Circulam nas redes sociais, material – dito – de protesto, onde imagens montadas com o rosto da presidenta Dilma Rousseff, em que ela aparece de pernas abertas e sendo. As montagens estão estampadas e coladas na entrada no tanque de gasolina dos carros, que, quando abastecidos, passam a ideia de que a bomba de gasolina está penetrando sexualmente a figura falsa da presidenta.

MISÓGINOEssa suposta forma de protestar não agradou muitos aos olhos de quem já viu as imagens e desagradou principalmente à pessoas do sexo feminino que identificaram os supostos protestos apenas como uma “aberração machista”. “Os adeptos dessa aberração machista com a falha intenção de “protestar” contra o aumento da gasolina parece que, para eles a melhor analogia para um protesto é um estupro, uma violação sexual que ainda é exibida como se fosse algo engraçado”, escreveu a jornalista Jarid Arraes, em sua coluna Questão de Gênero, no Portal Revista Fórum.

Segundo ela, o protesto que mais se assemelha a uma aberração, mostra a penetração como uma forma de punição contra a presidenta, que está sendo “castigada” por ter subido os custos do abastecimento. Para ela, o pior de tudo é saber que boa parte das pessoas que compactuam com esse tipo de atitude fazem parte de camadas conservadoras, que defendem uma suposta “preservação da família” e uma ideia de moral pautada nos anos 40. Hipocrisia pura segundo Jarid.

Vale lembrar porém que a mensagem que estes estão passando para as pessoas nas ruas, incluindo crianças, que verão a imagem da presidenta de pernas abertas e darão de cara com a bomba de gasolina “entrando” em seu corpo dessa maneira.

Essa prática, que jamais deve ser chamada de protesto, evidencia que faltam argumentos políticos e embasados em fatos, análises sérias e dados convincentes para respaldar as críticas contra o governo Dilma. Porque, sim, é possível criticar o governo atual e até mesmo manifestar revolta sem apelar para misoginia e analogias de estupro. A presidenta Dilma não deu o seu consentimento para que isso fosse feito, com essas montagens grotescas; certamente, essa prática só serve para banalizar e naturalizar, ainda mais, a violência sexual contra as mulheres.

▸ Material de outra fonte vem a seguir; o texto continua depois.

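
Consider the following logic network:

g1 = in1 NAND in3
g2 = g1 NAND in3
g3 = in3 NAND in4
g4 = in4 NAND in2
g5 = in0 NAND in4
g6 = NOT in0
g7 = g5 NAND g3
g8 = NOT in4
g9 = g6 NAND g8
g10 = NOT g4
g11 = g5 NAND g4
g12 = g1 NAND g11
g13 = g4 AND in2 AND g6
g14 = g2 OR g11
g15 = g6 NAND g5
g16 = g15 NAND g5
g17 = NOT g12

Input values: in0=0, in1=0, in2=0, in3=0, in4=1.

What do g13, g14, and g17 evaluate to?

g1 = in1 NAND in3 = 0 NAND 0 = 1
g2 = g1 NAND in3 = 1 NAND 0 = 1
g4 = in4 NAND in2 = 1 NAND 0 = 1
g5 = in0 NAND in4 = 0 NAND 1 = 1
g6 = NOT in0 = NOT 0 = 1
g11 = g5 NAND g4 = 1 NAND 1 = 0
g12 = g1 NAND g11 = 1 NAND 0 = 1
g13 = g4 AND in2 AND g6 = 1 AND 0 AND 1 = 0
g14 = g2 OR g11 = 1 OR 0 = 1
g17 = NOT g12 = NOT 1 = 0

g13 = 0, g14 = 1, g17 = 0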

Quem também se mostrou indignada com o fatídico protesto foi a senadora pelo PT do paraná Gleisi Hoffman que publicou em sua pagina no Facebook um desabafo com a hastag #ÉPelaDignidadeFeminina. Veja a publicação a seguir.

GLEISI ROFFMAN
FOTO: FACEBOOK DE GLEISI ROFFMAN

Indignada com a violência de gênero cometida contra a presidenta Dilma Rousseff com a criação de adesivos misóginos, que ridicularizam a condição feminina e pregam a cultura da agressão sexual. Isto não é forma de protestar nem argumento político. Devemos respeitar uns aos outros sempre, principalmente quando se trata da presidenta e de uma mulher. Não se cale diante dessa violência. Mostre sua indignação. #ÉPelaDignidadeFeminina

Misógino …

Palavra composta do grego (misó: odeio, detesto e gine: mulher.) Por tanto aquele que odeia, ou detesta as mulheres em amplo aspecto e não somente no sentido sexual.

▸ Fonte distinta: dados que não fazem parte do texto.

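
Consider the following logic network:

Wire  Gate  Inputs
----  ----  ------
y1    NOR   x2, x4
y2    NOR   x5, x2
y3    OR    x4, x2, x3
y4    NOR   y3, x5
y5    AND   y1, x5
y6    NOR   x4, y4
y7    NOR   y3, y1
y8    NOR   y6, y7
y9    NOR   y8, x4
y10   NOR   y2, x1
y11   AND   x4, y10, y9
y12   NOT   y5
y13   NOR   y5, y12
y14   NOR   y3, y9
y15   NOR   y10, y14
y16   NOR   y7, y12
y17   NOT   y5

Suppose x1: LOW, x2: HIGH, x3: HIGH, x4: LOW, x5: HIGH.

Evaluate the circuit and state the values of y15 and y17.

y1 = x2 NOR x4 = HIGH NOR LOW = LOW
y2 = x5 NOR x2 = HIGH NOR HIGH = LOW
y3 = x4 OR x2 OR x3 = LOW OR HIGH OR HIGH = HIGH
y4 = y3 NOR x5 = HIGH NOR HIGH = LOW
y5 = y1 AND x5 = LOW AND HIGH = LOW
y6 = x4 NOR y4 = LOW NOR LOW = HIGH
y7 = y3 NOR y1 = HIGH NOR LOW = LOW
y8 = y6 NOR y7 = HIGH NOR LOW = LOW
y9 = y8 NOR x4 = LOW NOR LOW = HIGH
y10 = y2 NOR x1 = LOW NOR LOW = HIGH
y14 = y3 NOR y9 = HIGH NOR HIGH = LOW
y15 = y10 NOR y14 = HIGH NOR LOW = LOW
y17 = NOT y5 = NOT LOW = HIGH

y15 = LOW, y17 = HIGH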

Misoginia: É o ódio, desprezo ou repulsa ao gênero feminino e às características a ele associadas (mulheres ou meninas). Está diretamente ligada à violência contra a mulher. Misoginia é o antônimo de filoginia, que é o apreço, admiração ou amor pelas mulheres, embora o termo “filoginia” possa ser considerado preconceito benevolente.